Published online by Cambridge University Press: 05 June 2012
Universal Grammar and the LAD
The gift for language which manifests itself in the effortless acquisition of language by toddlers can safely be qualified as a species-specific endowment of humans. In fact, it enables children to develop a full grammatical competence of the languages they are exposed to, independently of individual properties like intelligence, personality, strength of memory and so on, or of particularities of the learning environment, for example social settings, whether the child is an only child or has siblings, birth order among siblings, whether the child has one or more primary caregivers, communicative styles of parents or caregivers, and so forth. These specific characteristics of the individual and of the setting in which language acquisition happens may determine the extent of the linguistic skills that enable people to express themselves in more or less elaborate ways when using language.
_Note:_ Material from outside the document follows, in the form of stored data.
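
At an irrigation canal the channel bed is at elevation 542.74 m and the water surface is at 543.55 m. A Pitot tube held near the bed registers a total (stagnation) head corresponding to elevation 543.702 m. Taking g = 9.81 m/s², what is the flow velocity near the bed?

Near the bed, under hydrostatic conditions, the piezometric head (z + ψ) equals the free-surface elevation, 543.55 m.
Velocity head = total − piezometric = 543.702 − 543.55 = 0.152 m.
v = √(2g·h_v) = √(2 × 9.81 × 0.152) = 1.73 m/s.

v ≈ 1.73 m/s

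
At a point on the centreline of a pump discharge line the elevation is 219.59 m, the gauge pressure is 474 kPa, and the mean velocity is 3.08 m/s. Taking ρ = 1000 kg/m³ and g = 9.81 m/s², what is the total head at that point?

h ≈ 268.39 m

Pressure head ψ = P/(ρg) = 474×1000 / (1000 × 9.81) = 48.32 m.
Velocity head = v²/(2g) = 3.08² / (2 × 9.81) = 0.484 m.
h = z + ψ + v²/(2g) = 219.59 + 48.32 + 0.484 = 268.39 m.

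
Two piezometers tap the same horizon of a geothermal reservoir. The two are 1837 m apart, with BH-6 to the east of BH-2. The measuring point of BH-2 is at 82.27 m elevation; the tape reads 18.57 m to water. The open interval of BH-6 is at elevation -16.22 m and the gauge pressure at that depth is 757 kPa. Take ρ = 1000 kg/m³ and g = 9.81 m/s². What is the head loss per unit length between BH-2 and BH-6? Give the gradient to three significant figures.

i ≈ 0.00150 m/m

Total head at BH-2: h = 82.27 − 18.57 = 63.70 m.
Pressure head at BH-6: ψ = P/(ρg) = 757×1000 / (1000 × 9.81) = 77.17 m.
Total head at BH-6: h = z + ψ = -16.22 + 77.17 = 60.95 m.
Head difference: h(BH-2) − h(BH-6) = 63.70 − 60.95 = 2.75 m.
Hydraulic gradient: i = |Δh| / L = 2.75 / 1837 = 0.00150.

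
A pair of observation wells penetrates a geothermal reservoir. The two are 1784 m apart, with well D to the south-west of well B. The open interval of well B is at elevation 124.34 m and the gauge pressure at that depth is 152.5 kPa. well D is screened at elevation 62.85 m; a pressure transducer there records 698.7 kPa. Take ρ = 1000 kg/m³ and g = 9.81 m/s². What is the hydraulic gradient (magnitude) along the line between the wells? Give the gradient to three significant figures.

Pressure head at well B: ψ = P/(ρg) = 152.5×1000 / (1000 × 9.81) = 15.55 m.
Total head at well B: h = z + ψ = 124.34 + 15.55 = 139.89 m.
Pressure head at well D: ψ = P/(ρg) = 698.7×1000 / (1000 × 9.81) = 71.22 m.
Total head at well D: h = z + ψ = 62.85 + 71.22 = 134.07 m.
Head difference: h(well B) − h(well D) = 139.89 − 134.07 = 5.82 m.
Hydraulic gradient: i = |Δh| / L = 5.82 / 1784 = 0.00326.

i ≈ 0.00326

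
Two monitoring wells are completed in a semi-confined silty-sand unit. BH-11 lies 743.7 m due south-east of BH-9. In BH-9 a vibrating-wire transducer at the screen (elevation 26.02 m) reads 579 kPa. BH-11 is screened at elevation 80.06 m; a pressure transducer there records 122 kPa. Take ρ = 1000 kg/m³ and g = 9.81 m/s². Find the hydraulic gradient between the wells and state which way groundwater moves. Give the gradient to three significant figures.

i ≈ 0.0100; groundwater flows toward the north-west

Pressure head at BH-9: ψ = P/(ρg) = 579×1000 / (1000 × 9.81) = 59.02 m.
Total head at BH-9: h = z + ψ = 26.02 + 59.02 = 85.04 m.
Pressure head at BH-11: ψ = P/(ρg) = 122×1000 / (1000 × 9.81) = 12.44 m.
Total head at BH-11: h = z + ψ = 80.06 + 12.44 = 92.50 m.
Head difference: h(BH-9) − h(BH-11) = 85.04 − 92.50 = -7.46 m.
Hydraulic gradient: i = |Δh| / L = 7.46 / 743.7 = 0.0100.
Flow is from higher to lower head: from BH-11 toward BH-9, i.e. toward the north-west.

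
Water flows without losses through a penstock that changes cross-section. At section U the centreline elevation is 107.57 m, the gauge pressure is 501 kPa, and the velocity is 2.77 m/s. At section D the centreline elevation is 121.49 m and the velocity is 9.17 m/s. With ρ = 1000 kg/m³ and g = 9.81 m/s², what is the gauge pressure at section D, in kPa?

P₂ ≈ 326 kPa

Pressure head at U: ψ₁ = P₁/(ρg) = 501×1000 / (1000 × 9.81) = 51.07 m.
Velocity heads: v₁²/2g = 2.77²/19.62 = 0.391 m; v₂²/2g = 9.17²/19.62 = 4.286 m.
Total head H = z₁ + ψ₁ + v₁²/2g = 107.57 + 51.07 + 0.391 = 159.03 m.
ψ₂ = H − z₂ − v₂²/2g = 159.03 − 121.49 − 4.286 = 33.25 m.
P₂ = ρgψ₂ = 1000 × 9.81 × 33.25 ≈ 326 kPa.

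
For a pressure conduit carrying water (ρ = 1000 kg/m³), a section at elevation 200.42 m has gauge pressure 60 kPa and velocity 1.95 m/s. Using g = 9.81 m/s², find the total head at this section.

Pressure head ψ = P/(ρg) = 60×1000 / (1000 × 9.81) = 6.12 m.
Velocity head = v²/(2g) = 1.95² / (2 × 9.81) = 0.194 m.
h = z + ψ + v²/(2g) = 200.42 + 6.12 + 0.194 = 206.73 m.

h ≈ 206.73 m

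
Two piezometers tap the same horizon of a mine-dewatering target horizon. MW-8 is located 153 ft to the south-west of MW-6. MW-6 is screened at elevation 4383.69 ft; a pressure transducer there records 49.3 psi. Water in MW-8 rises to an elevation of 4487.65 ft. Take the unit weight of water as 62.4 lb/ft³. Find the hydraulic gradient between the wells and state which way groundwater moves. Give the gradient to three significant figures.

i ≈ 0.0641; groundwater flows toward the south-west

Pressure head at MW-6: ψ = 144·P/γ = 144 × 49.3 / 62.4 = 113.77 ft.
Total head at MW-6: h = z + ψ = 4383.69 + 113.77 = 4497.46 ft.
Total head at MW-8: h = 4487.65 ft (water level in the piezometer is the total head).
Head difference: h(MW-6) − h(MW-8) = 4497.46 − 4487.65 = 9.81 ft.
Hydraulic gradient: i = |Δh| / L = 9.81 / 153 = 0.0641.
Flow is from higher to lower head: from MW-6 toward MW-8, i.e. toward the south-west.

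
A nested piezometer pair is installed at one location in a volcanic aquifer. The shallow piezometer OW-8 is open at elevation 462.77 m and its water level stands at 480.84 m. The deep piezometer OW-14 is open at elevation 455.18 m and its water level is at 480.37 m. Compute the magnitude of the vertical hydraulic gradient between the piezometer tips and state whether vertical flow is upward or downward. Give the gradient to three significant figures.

|i_v| ≈ 0.0619; vertical flow is downward

Total head at OW-8: h = 480.84 m (water level in the standpipe).
Total head at OW-14: h = 480.37 m.
Δh = h(OW-8) − h(OW-14) = 480.84 − 480.37 = 0.47 m.
Vertical separation Δz = 462.77 − 455.18 = 7.59 m.
|i_v| = |Δh| / Δz = 0.47 / 7.59 = 0.0619.
Head is higher in the shallow piezometer, so vertical flow is downward (recharge condition).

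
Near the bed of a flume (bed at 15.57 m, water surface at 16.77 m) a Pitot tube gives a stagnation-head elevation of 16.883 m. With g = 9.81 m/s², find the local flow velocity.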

But, except for pathological cases, for example children who suffer from brain damage, one will never find native speakers who acquired incomplete grammatical knowledge of their language. For example, we do not find individuals unable to use passive constructions because their intelligence is below average, or individuals who do not comprehend embedded clauses because their parents did not use enough embedded clauses when speaking to them.
These observations should be uncontroversial. Yet as soon as one sets out to describe more specifically the nature of the language capacity common to all humans, it becomes immediately obvious that many of the issues arising in this discussion are the object of much controversy.